– Королева Джейн опустилась на колени перед королем и умоляла его вернуть аббатства и не забирать их у народа, – Монтегю склоняет голову, словно для молитвы, и шепчет мне новости поверх четок. – Линкольншир поднялся на защиту аббатств, нет ни единой деревни, что не примкнула бы к восставшим.

– Наше время пришло?

Монтегю еще ниже клонит голову, чтобы никто не заметил, что он улыбается.

– Скоро, – отвечает он. – Король посылает Томаса Говарда, герцога Норфолка, усмирять горожан. Он думает, что это будет легко.

– А ты?

– Я молюсь, – осторожный Монтегю даже не говорит, о чем молится. – И принцесса передает тебе привет. Король вызвал ее и маленькую леди Елизавету ко двору. Показательно, что человек, который говорит, что горожан легко усмирить, велел привезти к себе дочерей, чтобы им ничто не грозило.

Монтегю уходит, едва кончается служба, но ему нет нужды сообщать мне новости.

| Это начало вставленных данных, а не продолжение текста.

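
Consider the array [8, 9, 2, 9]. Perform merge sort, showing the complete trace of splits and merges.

Merge sort trace:

Split: [8, 9, 2, 9] -> [8, 9] and [2, 9]
  Split: [8, 9] -> [8] and [9]
  Merge: [8] + [9] -> [8, 9]
  Split: [2, 9] -> [2] and [9]
  Merge: [2] + [9] -> [2, 9]
Merge: [8, 9] + [2, 9] -> [2, 8, 9, 9]

Final sorted array: [2, 8, 9, 9]

The merge sort proceeds by recursively splitting the array and merging sorted halves.
After all merges, the sorted array is [2, 8, 9, 9].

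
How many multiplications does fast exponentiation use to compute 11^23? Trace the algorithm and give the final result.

Computing 11^23 by squaring (build up from 11^1; each line after the first costs one multiplication):

11^1 = 11
11^2 = (11^1)^2 = 11^2 = 121
11^4 = (11^2)^2 = 121^2 = 14641
11^5 = 11 * 11^4 = 11 * 14641 = 161051
11^10 = (11^5)^2 = 161051^2 = 25937424601
11^11 = 11 * 11^10 = 11 * 25937424601 = 285311670611
11^22 = (11^11)^2 = 285311670611^2 = 81402749386839761113321
11^23 = 11 * 11^22 = 11 * 81402749386839761113321 = 895430243255237372246531

Result: 895430243255237372246531
Multiplications needed: 7 (7 lines after 11^1)

11^23 = 895430243255237372246531. Using exponentiation by squaring, this requires 7 multiplications. The key idea: if the exponent is even, square the half-power; if odd, multiply by the base once.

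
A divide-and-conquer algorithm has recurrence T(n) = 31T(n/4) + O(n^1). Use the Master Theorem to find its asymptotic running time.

Master Theorem for T(n) = 31T(n/4) + O(n^1):

a = 31, b = 4, c = 1
log_b(a) = log_4(31) = 2.4771

Case 1: c = 1 < log_4(31) = 2.4771
T(n) = O(n^(log_4 31))

For T(n) = 31T(n/4) + O(n^1): log_4(31) = 2.4771. This is Case 1 of the Master Theorem (c < log_b(a), work dominated by leaves), giving O(n^(log_4 31)).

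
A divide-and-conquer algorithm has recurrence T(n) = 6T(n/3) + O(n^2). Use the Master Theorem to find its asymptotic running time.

Master Theorem for T(n) = 6T(n/3) + O(n^2):

a = 6, b = 3, c = 2
log_b(a) = log_3(6) = 1.6309

Case 3: c = 2 > log_3(6) = 1.6309
T(n) = O(n^2) = O(n^2)

For T(n) = 6T(n/3) + O(n^2): log_3(6) = 1.6309. This is Case 3 of the Master Theorem (c > log_b(a), work dominated by root), giving O(n^2).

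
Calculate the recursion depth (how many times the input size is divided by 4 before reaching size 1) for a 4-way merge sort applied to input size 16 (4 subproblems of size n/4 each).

For divide and conquer with division factor 4:

Problem sizes at each level:
Level 0: 16
Level 1: 4
Level 2: 1

The root is level 0 and the size-1 base case is level 2 (the tree spans levels 0 through 2, i.e. 3 levels counting the root), so the depth is the number of divisions: log_4(16) = 2

The recursion tree depth is log_4(16) = 2. At each level, the problem size is divided by 4, so it takes 2 divisions to reduce to a base case of size 1. The algorithm makes 4 recursive calls at each level.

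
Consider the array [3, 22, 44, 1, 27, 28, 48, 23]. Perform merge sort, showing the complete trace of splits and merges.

Merge sort trace:

Split: [3, 22, 44, 1, 27, 28, 48, 23] -> [3, 22, 44, 1] and [27, 28, 48, 23]
  Split: [3, 22, 44, 1] -> [3, 22] and [44, 1]
    Split: [3, 22] -> [3] and [22]
    Merge: [3] + [22] -> [3, 22]
    Split: [44, 1] -> [44] and [1]
    Merge: [44] + [1] -> [1, 44]
  Merge: [3, 22] + [1, 44] -> [1, 3, 22, 44]
  Split: [27, 28, 48, 23] -> [27, 28] and [48, 23]
    Split: [27, 28] -> [27] and [28]
    Merge: [27] + [28] -> [27, 28]
    Split: [48, 23] -> [48] and [23]
    Merge: [48] + [23] -> [23, 48]
  Merge: [27, 28] + [23, 48] -> [23, 27, 28, 48]
Merge: [1, 3, 22, 44] + [23, 27, 28, 48] -> [1, 3, 22, 23, 27, 28, 44, 48]

Final sorted array: [1, 3, 22, 23, 27, 28, 44, 48]

The merge sort proceeds by recursively splitting the array and merging sorted halves.
After all merges, the sorted array is [1, 3, 22, 23, 27, 28, 44, 48].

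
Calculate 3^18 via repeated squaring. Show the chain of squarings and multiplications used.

Computing 3^18 by squaring (build up from 3^1; each line after the first costs one multiplication):

3^1 = 3
3^2 = (3^1)^2 = 3^2 = 9
3^4 = (3^2)^2 = 9^2 = 81
3^8 = (3^4)^2 = 81^2 = 6561
3^9 = 3 * 3^8 = 3 * 6561 = 19683
3^18 = (3^9)^2 = 19683^2 = 387420489

Result: 387420489
Multiplications needed: 5 (5 lines after 3^1)

3^18 = 387420489. Using exponentiation by squaring, this requires 5 multiplications. The key idea: if the exponent is even, square the half-power; if odd, multiply by the base once.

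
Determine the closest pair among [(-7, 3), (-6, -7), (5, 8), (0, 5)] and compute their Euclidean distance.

Computing all pairwise distances among 4 points:

d((-7, 3), (-6, -7)) = 10.0499
d((-7, 3), (5, 8)) = 13.0
d((-7, 3), (0, 5)) = 7.2801
d((-6, -7), (5, 8)) = 18.6011
d((-6, -7), (0, 5)) = 13.4164
d((5, 8), (0, 5)) = 5.831 <-- minimum

Closest pair: (5, 8) and (0, 5) with distance 5.831

The closest pair is (5, 8) and (0, 5) with Euclidean distance 5.831. For 4 points, brute-force pairwise comparison is shown above. For large n, the divide-and-conquer algorithm (sort by x, recurse on halves, check the dividing strip) achieves O(n log n).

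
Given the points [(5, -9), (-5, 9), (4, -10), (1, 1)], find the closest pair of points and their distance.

Computing all pairwise distances among 4 points:

d((5, -9), (-5, 9)) = 20.5913
d((5, -9), (4, -10)) = 1.4142 <-- minimum
d((5, -9), (1, 1)) = 10.7703
d((-5, 9), (4, -10)) = 21.0238
d((-5, 9), (1, 1)) = 10.0
d((4, -10), (1, 1)) = 11.4018

Closest pair: (5, -9) and (4, -10) with distance 1.4142

The closest pair is (5, -9) and (4, -10) with Euclidean distance 1.4142. For 4 points, brute-force pairwise comparison is shown above. For large n, the divide-and-conquer algorithm (sort by x, recurse on halves, check the dividing strip) achieves O(n log n).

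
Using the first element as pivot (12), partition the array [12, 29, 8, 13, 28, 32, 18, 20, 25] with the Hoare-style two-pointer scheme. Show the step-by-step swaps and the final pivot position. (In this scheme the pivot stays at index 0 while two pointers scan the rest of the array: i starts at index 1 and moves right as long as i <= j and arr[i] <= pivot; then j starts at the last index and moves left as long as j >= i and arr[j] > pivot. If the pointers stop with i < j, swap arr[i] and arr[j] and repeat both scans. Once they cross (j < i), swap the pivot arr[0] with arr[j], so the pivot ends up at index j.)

Hoare-style two-pointer partition with pivot = 12:

Initial array: [12, 29, 8, 13, 28, 32, 18, 20, 25]

Pointers start at i = 1, j = 8.
i stops at index 1 (arr[1]=29 > 12), j stops at index 2 (arr[2]=8 <= 12): swap arr[1] and arr[2], array becomes [12, 8, 29, 13, 28, 32, 18, 20, 25]
i ends at 2, j ends at 1: the pointers have crossed (j < i), so scanning stops.

Swap pivot arr[0] with arr[1] to place pivot at position 1: [8, 12, 29, 13, 28, 32, 18, 20, 25]
Pivot position: 1

After partitioning with pivot 12, the array becomes [8, 12, 29, 13, 28, 32, 18, 20, 25]. The pivot is placed at index 1. All elements to the left of the pivot are <= 12, and all elements to the right are > 12.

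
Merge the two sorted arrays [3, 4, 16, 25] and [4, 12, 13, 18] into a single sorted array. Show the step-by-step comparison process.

Merging process:

Compare 3 vs 4: take 3 from left. Merged: [3]
Compare 4 vs 4: take 4 from left. Merged: [3, 4]
Compare 16 vs 4: take 4 from right. Merged: [3, 4, 4]
Compare 16 vs 12: take 12 from right. Merged: [3, 4, 4, 12]
Compare 16 vs 13: take 13 from right. Merged: [3, 4, 4, 12, 13]
Compare 16 vs 18: take 16 from left. Merged: [3, 4, 4, 12, 13, 16]
Compare 25 vs 18: take 18 from right. Merged: [3, 4, 4, 12, 13, 16, 18]
Append remaining from left: [25]. Merged: [3, 4, 4, 12, 13, 16, 18, 25]

Final merged array: [3, 4, 4, 12, 13, 16, 18, 25]
Total comparisons: 7

The merged array is [3, 4, 4, 12, 13, 16, 18, 25], requiring 7 comparisons. The merge step runs in O(n) time where n is the total number of elements.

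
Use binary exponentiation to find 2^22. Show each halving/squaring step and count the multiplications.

Computing 2^22 by squaring (build up from 2^1; each line after the first costs one multiplication):

2^1 = 2
2^2 = (2^1)^2 = 2^2 = 4
2^4 = (2^2)^2 = 4^2 = 16
2^5 = 2 * 2^4 = 2 * 16 = 32
2^10 = (2^5)^2 = 32^2 = 1024
2^11 = 2 * 2^10 = 2 * 1024 = 2048
2^22 = (2^11)^2 = 2048^2 = 4194304

Result: 4194304
Multiplications needed: 6 (6 lines after 2^1)

2^22 = 4194304. Using exponentiation by squaring, this requires 6 multiplications. The key idea: if the exponent is even, square the half-power; if odd, multiply by the base once.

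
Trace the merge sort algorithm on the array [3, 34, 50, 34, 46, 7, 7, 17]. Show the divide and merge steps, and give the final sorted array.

Merge sort trace:

Split: [3, 34, 50, 34, 46, 7, 7, 17] -> [3, 34, 50, 34] and [46, 7, 7, 17]
  Split: [3, 34, 50, 34] -> [3, 34] and [50, 34]
    Split: [3, 34] -> [3] and [34]
    Merge: [3] + [34] -> [3, 34]
    Split: [50, 34] -> [50] and [34]
    Merge: [50] + [34] -> [34, 50]
  Merge: [3, 34] + [34, 50] -> [3, 34, 34, 50]
  Split: [46, 7, 7, 17] -> [46, 7] and [7, 17]
    Split: [46, 7] -> [46] and [7]
    Merge: [46] + [7] -> [7, 46]
    Split: [7, 17] -> [7] and [17]
    Merge: [7] + [17] -> [7, 17]
  Merge: [7, 46] + [7, 17] -> [7, 7, 17, 46]
Merge: [3, 34, 34, 50] + [7, 7, 17, 46] -> [3, 7, 7, 17, 34, 34, 46, 50]

Final sorted array: [3, 7, 7, 17, 34, 34, 46, 50]

The merge sort proceeds by recursively splitting the array and merging sorted halves.
After all merges, the sorted array is [3, 7, 7, 17, 34, 34, 46, 50].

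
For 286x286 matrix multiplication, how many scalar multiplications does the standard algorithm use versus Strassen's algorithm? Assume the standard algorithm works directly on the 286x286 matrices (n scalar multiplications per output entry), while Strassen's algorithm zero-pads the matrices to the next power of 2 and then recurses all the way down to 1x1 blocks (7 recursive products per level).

Matrix multiplication for 286x286 matrices:

Strassen's algorithm requires power-of-2 dimensions. Pad 286x286 to 512x512 (next power of 2).

Standard algorithm: 286^3 = 23393656 multiplications
Strassen's algorithm: 7^(log2(512)) = 7^9 = 40353607 multiplications
Difference: 23393656 - 40353607 = -16959951 (Strassen uses MORE here due to padding overhead — for small or just-over-power-of-2 n, padding can outweigh the per-level savings)

Standard: 23393656 multiplications (286^3). Strassen: 40353607 multiplications (7^9, after padding to 512x512). Strassen reduces 8 recursive multiplications to 7 at each level.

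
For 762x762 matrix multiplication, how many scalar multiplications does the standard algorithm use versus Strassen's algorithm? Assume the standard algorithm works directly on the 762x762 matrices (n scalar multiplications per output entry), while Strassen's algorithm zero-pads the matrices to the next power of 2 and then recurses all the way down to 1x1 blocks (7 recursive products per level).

Matrix multiplication for 762x762 matrices:

Strassen's algorithm requires power-of-2 dimensions. Pad 762x762 to 1024x1024 (next power of 2).

Standard algorithm: 762^3 = 442450728 multiplications
Strassen's algorithm: 7^(log2(1024)) = 7^10 = 282475249 multiplications
Savings: 442450728 - 282475249 = 159975479 multiplications

Standard: 442450728 multiplications (762^3). Strassen: 282475249 multiplications (7^10, after padding to 1024x1024). Strassen reduces 8 recursive multiplications to 7 at each level.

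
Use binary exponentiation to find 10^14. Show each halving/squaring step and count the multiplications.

Computing 10^14 by squaring (build up from 10^1; each line after the first costs one multiplication):

10^1 = 10
10^2 = (10^1)^2 = 10^2 = 100
10^3 = 10 * 10^2 = 10 * 100 = 1000
10^6 = (10^3)^2 = 1000^2 = 1000000
10^7 = 10 * 10^6 = 10 * 1000000 = 10000000
10^14 = (10^7)^2 = 10000000^2 = 100000000000000

Result: 100000000000000
Multiplications needed: 5 (5 lines after 10^1)

10^14 = 100000000000000. Using exponentiation by squaring, this requires 5 multiplications. The key idea: if the exponent is even, square the half-power; if odd, multiply by the base once.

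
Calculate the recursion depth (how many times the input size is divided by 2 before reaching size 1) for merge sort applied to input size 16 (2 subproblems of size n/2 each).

For divide and conquer with division factor 2:

Problem sizes at each level:
Level 0: 16
Level 1: 8
Level 2: 4
Level 3: 2
Level 4: 1

The root is level 0 and the size-1 base case is level 4 (the tree spans levels 0 through 4, i.e. 5 levels counting the root), so the depth is the number of divisions: log_2(16) = 4

The recursion tree depth is log_2(16) = 4. At each level, the problem size is divided by 2, so it takes 4 divisions to reduce to a base case of size 1. The algorithm makes 2 recursive calls at each level.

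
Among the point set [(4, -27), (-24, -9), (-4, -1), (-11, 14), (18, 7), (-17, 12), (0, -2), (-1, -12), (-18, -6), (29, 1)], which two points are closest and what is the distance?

Computing all pairwise distances among 10 points:

d((4, -27), (-24, -9)) = 33.2866
d((4, -27), (-4, -1)) = 27.2029
d((4, -27), (-11, 14)) = 43.6578
d((4, -27), (18, 7)) = 36.7696
d((4, -27), (-17, 12)) = 44.2945
d((4, -27), (0, -2)) = 25.318
d((4, -27), (-1, -12)) = 15.8114
d((4, -27), (-18, -6)) = 30.4138
d((4, -27), (29, 1)) = 37.5366
d((-24, -9), (-4, -1)) = 21.5407
d((-24, -9), (-11, 14)) = 26.4197
d((-24, -9), (18, 7)) = 44.9444
d((-24, -9), (-17, 12)) = 22.1359
d((-24, -9), (0, -2)) = 25.0
d((-24, -9), (-1, -12)) = 23.1948
d((-24, -9), (-18, -6)) = 6.7082
d((-24, -9), (29, 1)) = 53.9351
d((-4, -1), (-11, 14)) = 16.5529
d((-4, -1), (18, 7)) = 23.4094
d((-4, -1), (-17, 12)) = 18.3848
d((-4, -1), (0, -2)) = 4.1231 <-- minimum
d((-4, -1), (-1, -12)) = 11.4018
d((-4, -1), (-18, -6)) = 14.8661
d((-4, -1), (29, 1)) = 33.0606
d((-11, 14), (18, 7)) = 29.8329
d((-11, 14), (-17, 12)) = 6.3246
d((-11, 14), (0, -2)) = 19.4165
d((-11, 14), (-1, -12)) = 27.8568
d((-11, 14), (-18, -6)) = 21.1896
d((-11, 14), (29, 1)) = 42.0595
d((18, 7), (-17, 12)) = 35.3553
d((18, 7), (0, -2)) = 20.1246
d((18, 7), (-1, -12)) = 26.8701
d((18, 7), (-18, -6)) = 38.2753
d((18, 7), (29, 1)) = 12.53
d((-17, 12), (0, -2)) = 22.0227
d((-17, 12), (-1, -12)) = 28.8444
d((-17, 12), (-18, -6)) = 18.0278
d((-17, 12), (29, 1)) = 47.2969
d((0, -2), (-1, -12)) = 10.0499
d((0, -2), (-18, -6)) = 18.4391
d((0, -2), (29, 1)) = 29.1548
d((-1, -12), (-18, -6)) = 18.0278
d((-1, -12), (29, 1)) = 32.6956
d((-18, -6), (29, 1)) = 47.5184

Closest pair: (-4, -1) and (0, -2) with distance 4.1231

The closest pair is (-4, -1) and (0, -2) with Euclidean distance 4.1231. For 10 points, brute-force pairwise comparison is shown above. For large n, the divide-and-conquer algorithm (sort by x, recurse on halves, check the dividing strip) achieves O(n log n).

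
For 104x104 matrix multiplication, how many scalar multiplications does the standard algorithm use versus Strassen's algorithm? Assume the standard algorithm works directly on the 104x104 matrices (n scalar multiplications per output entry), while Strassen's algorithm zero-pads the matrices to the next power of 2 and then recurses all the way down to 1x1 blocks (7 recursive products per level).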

Вскоре гудит весь Лондон. Кухонный мальчишка, которого послали на рынок за мускатным орехом, возвращается и рассказывает, что в Бостоне собрались сорок тысяч человек, вооруженных и верхами.

Мой лондонский мажордом приходит рассказать, что два паренька из Линкольншира сбежали, чтобы присоединиться к горожанам.

– И что их там ждет, не сказали? – спрашиваю я.

– Там принимают присягу, – говорит он, старательно изображая безразличие. – Судя по всему, клянутся, что Церковь Англии вернет себе пошлины и средства, что монастыри перестанут закрывать и что епископы-самозванцы и лживые советники, которые побуждали к этому злу, будут изгнаны от короля и из королевства.

– Смелые требования, – отзываюсь я с совершенно спокойным лицом.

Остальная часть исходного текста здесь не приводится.